I was wrong about the iPad

So I made a couple of predictions about the iPad, Apple’s tablet, and I realize in retrospect that, while I got some of the details right, I got the gist completely wrong. I thought it was going to be a special-purpose device. And most commentators are saying just that. But I was wrong and they are wrong. The iPad is very much meant to be a new approach to how we use computers in general. Still think it’s just a big iPhone? Watch these few minutes of video, a summary of how you interact with the iPad to create slides and edit documents in Apple’s productivity suite:

This is different. Much more natural to use, a different experience altogether. It’s going to sell like mad, and developers will be building apps for this in no time.

The real Apple fanboys (I’m only a poser Apple fanboy) are saying almost what I’m saying: this is a new model of computing, the critics are suffering from future shock. Yes, and yes.

That said, the Apple fanboys are taking one critical step too many by accepting the hand-waving argument that this revolutionary computing model justifies the Apple-controlled App Store. Apparently, it’s like driving an automatic vs. a stick-shift, or better yet it’s like the Prius where you need special skills to maintain it. Spare me the kool-aid, these analogies are incredibly bad. If you really want to use that analogy, at least realize that adding your own app to a computer is more like installing a GPS on the dashboard, not tuning the engine. Would you be okay with a Prius if somehow you didn’t have the right to install Honda-made seat covers, or tires made by Michelin? Well, if the Prius were good enough, you’d grind your teeth and deal, but in what world would you argue that it’s a feature that you can only install seat-covers approved by Toyota?

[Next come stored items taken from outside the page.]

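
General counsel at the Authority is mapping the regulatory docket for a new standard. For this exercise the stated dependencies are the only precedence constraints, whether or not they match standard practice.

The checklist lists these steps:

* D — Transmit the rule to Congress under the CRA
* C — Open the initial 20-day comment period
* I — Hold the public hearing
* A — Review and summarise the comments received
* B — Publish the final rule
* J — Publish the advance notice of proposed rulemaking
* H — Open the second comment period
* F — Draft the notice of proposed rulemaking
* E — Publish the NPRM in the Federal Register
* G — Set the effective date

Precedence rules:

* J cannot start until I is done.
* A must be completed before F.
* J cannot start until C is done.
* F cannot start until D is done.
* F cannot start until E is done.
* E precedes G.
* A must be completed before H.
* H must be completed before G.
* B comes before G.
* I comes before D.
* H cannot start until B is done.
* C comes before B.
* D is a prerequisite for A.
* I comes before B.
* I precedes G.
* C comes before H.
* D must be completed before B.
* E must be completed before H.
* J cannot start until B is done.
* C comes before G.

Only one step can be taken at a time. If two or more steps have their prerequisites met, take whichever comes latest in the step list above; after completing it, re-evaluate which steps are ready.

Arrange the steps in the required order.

E, I, C, D, B, J, A, F, H, G

E, I and C have no prerequisites; E is listed later, so E is first.
I and C are both available; I is listed later → I.
D now also ready, so the ready set is {C, D}; C is listed later → C.
That leaves D as the only ready step → D.
Now B and A have their prerequisites met. B is listed later, so B next.
J now also ready, so the ready set is {J, A}; J is listed later → J.
A needed D, now all done → A.
Ready: F and H. F is listed later → F.
That leaves H as the only ready step → H.
G is the only step now ready → G.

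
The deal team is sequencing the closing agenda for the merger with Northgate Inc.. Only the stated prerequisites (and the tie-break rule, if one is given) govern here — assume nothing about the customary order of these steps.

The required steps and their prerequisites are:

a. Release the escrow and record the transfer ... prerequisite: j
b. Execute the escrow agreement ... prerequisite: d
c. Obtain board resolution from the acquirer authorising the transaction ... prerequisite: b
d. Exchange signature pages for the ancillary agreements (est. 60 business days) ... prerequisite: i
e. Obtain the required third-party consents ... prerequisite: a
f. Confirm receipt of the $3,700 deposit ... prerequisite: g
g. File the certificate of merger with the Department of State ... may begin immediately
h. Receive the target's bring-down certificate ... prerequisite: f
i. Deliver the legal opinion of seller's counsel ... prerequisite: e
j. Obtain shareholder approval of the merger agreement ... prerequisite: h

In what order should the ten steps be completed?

g → f → h → j → a → e → i → d → b → c

g has no prerequisites → g first.
f needed g, now all done → f.
h is the only step now ready → h.
j needed h, now all done → j.
a needed j, now all done → a.
Next only e has its prerequisites met → e.
i is the only step now ready → i.
d is the only step now ready → d.
b needed d, now all done → b.
That leaves c as the only ready step → c.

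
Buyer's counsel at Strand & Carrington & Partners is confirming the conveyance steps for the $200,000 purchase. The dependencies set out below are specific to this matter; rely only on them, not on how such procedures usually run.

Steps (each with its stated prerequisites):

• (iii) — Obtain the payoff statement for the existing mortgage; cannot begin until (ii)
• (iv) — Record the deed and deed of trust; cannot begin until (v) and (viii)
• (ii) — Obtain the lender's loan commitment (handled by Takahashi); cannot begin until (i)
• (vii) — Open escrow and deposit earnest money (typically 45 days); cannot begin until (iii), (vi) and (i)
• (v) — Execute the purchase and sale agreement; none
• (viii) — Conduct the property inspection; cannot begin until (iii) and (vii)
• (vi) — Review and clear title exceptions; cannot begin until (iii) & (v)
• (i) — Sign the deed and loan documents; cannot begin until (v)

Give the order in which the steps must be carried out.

(v), (i), (ii), (iii), (vi), (vii), (viii), (iv)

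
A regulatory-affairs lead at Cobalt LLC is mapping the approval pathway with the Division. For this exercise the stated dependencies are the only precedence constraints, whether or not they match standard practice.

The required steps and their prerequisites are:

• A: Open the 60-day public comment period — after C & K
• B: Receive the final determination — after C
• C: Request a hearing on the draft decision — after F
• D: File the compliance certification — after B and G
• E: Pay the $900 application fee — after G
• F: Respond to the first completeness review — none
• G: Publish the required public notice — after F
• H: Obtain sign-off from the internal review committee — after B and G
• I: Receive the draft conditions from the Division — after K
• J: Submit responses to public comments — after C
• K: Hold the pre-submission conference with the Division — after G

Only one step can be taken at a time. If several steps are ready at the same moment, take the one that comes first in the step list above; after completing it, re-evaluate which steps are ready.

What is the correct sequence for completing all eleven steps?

Only F has no prerequisites, so it is first.
C and G are both available; C is listed earlier → C.
B and J now also ready, so the ready set is {B, G, J}; B is listed earlier → B.
Ready: G and J. G is listed earlier → G.
Now D, E, H, J and K have their prerequisites met. D is listed earlier, so D next.
Now E, H, J and K have their prerequisites met. E is listed earlier, so E next.
Ready: H, J and K. H is listed earlier → H.
J and K are both available; J is listed earlier → J.
Next only K has its prerequisites met → K.
Now A and I have their prerequisites met. A is listed earlier, so A next.
I needed K, now all done → I.

F, C, B, G, D, E, H, J, K, A, I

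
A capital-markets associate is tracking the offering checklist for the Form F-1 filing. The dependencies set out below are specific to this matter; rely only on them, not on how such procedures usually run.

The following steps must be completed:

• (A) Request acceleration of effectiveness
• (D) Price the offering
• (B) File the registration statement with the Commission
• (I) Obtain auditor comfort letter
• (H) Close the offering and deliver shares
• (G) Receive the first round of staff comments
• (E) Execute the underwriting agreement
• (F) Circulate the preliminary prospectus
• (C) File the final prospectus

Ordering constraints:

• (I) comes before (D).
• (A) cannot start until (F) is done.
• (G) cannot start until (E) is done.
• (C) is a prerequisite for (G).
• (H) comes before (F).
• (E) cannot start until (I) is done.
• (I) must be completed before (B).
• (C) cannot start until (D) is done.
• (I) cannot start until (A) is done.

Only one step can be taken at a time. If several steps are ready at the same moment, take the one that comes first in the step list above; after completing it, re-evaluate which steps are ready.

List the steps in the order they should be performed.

(H) → (F) → (A) → (I) → (D) → (B) → (E) → (C) → (G)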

Yes, the iPad looks amazing, and yes, it will sell lots, and yes, it will redefine the way we interact with computers. But would we lose any of those things if Apple allowed you to add your own applications? No. The Apple death-grip is entirely orthogonal to all of those wonderful things. There could be a scary-red toggle deep down in the preferences, or a magical swipe pattern, or a software download from the Apple site with a big fat warning that says “be careful, if you enable the ‘risky install’ feature, you may be forced to reset your iPad to factory settings.” Most people would use the iPad untouched, but the ability to open it up to other stores would bring more competition and would prevent the App Store overlords from making clearly anti-competitive decisions like rejecting the Google voice app.

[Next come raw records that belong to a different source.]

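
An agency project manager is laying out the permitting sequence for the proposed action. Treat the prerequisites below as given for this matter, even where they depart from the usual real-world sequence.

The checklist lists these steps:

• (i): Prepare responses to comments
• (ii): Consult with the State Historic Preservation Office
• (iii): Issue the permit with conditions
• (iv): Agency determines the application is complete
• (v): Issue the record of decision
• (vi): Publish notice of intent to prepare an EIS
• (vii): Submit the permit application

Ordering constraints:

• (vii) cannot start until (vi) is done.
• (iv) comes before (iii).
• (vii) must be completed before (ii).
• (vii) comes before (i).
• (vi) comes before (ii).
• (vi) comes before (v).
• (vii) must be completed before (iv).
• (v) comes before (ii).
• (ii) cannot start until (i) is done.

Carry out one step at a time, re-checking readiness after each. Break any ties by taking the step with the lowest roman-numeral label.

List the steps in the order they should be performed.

(vi), (v), (vii), (i), (ii), (iv), (iii)

(vi) has no prerequisites → (vi) first.
Ready: (v) and (vii). (v) has the earlier label → (v).
That leaves (vii) as the only ready step → (vii).
Ready: (i) and (iv). (i) has the earlier label → (i).
(ii) now also ready, so the ready set is {(ii), (iv)}; (ii) has the earlier label → (ii).
(iv) needed (vii), now all done → (iv).
(iii) needed (iv), now all done → (iii).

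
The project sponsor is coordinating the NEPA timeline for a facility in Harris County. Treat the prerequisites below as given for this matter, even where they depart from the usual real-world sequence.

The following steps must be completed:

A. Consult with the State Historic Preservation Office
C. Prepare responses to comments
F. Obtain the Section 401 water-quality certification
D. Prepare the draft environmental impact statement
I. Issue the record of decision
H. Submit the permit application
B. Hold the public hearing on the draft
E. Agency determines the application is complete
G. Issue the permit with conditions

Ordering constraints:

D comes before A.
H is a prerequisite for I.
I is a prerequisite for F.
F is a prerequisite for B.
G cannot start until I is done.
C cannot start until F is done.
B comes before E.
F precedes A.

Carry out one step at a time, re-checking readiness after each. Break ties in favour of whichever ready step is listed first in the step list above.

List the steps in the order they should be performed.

D and H have no prerequisites; D is listed earlier, so D is first.
That leaves H as the only ready step → H.
I needed H, now all done → I.
F and G are both available; F is listed earlier → F.
A, C and B now also ready, so the ready set is {A, C, B, G}; A is listed earlier → A.
Ready: C, B and G. C is listed earlier → C.
B and G are both available; B is listed earlier → B.
E and G are both available; E is listed earlier → E.
Next only G has its prerequisites met → G.

D, H, I, F, A, C, B, E, G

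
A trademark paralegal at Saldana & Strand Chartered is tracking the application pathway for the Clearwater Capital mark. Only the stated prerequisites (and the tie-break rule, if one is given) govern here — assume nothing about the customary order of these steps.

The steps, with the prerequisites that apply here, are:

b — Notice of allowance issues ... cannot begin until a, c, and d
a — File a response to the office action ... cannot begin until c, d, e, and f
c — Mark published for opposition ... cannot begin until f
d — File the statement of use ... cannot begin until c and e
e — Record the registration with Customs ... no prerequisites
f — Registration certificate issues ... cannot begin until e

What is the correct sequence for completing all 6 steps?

e → f → c → d → a → b

e has no prerequisites → e first.
That leaves f as the only ready step → f.
Next only c has its prerequisites met → c.
d needed c and e, now all done → d.
a is the only step now ready → a.
b needed a, c and d, now all done → b.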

So I was right about one thing: the iPad is going to move us one step closer to Zittrain’s dystopic Future of the Internet. But because the iPad is much more of a general computing device than I expected, that step is going to be a much larger step, and Zittrain’s vision is coming true much faster than I thought. And that part is incredibly sad, no matter how badly I want to edit slides using finger-swipe gestures.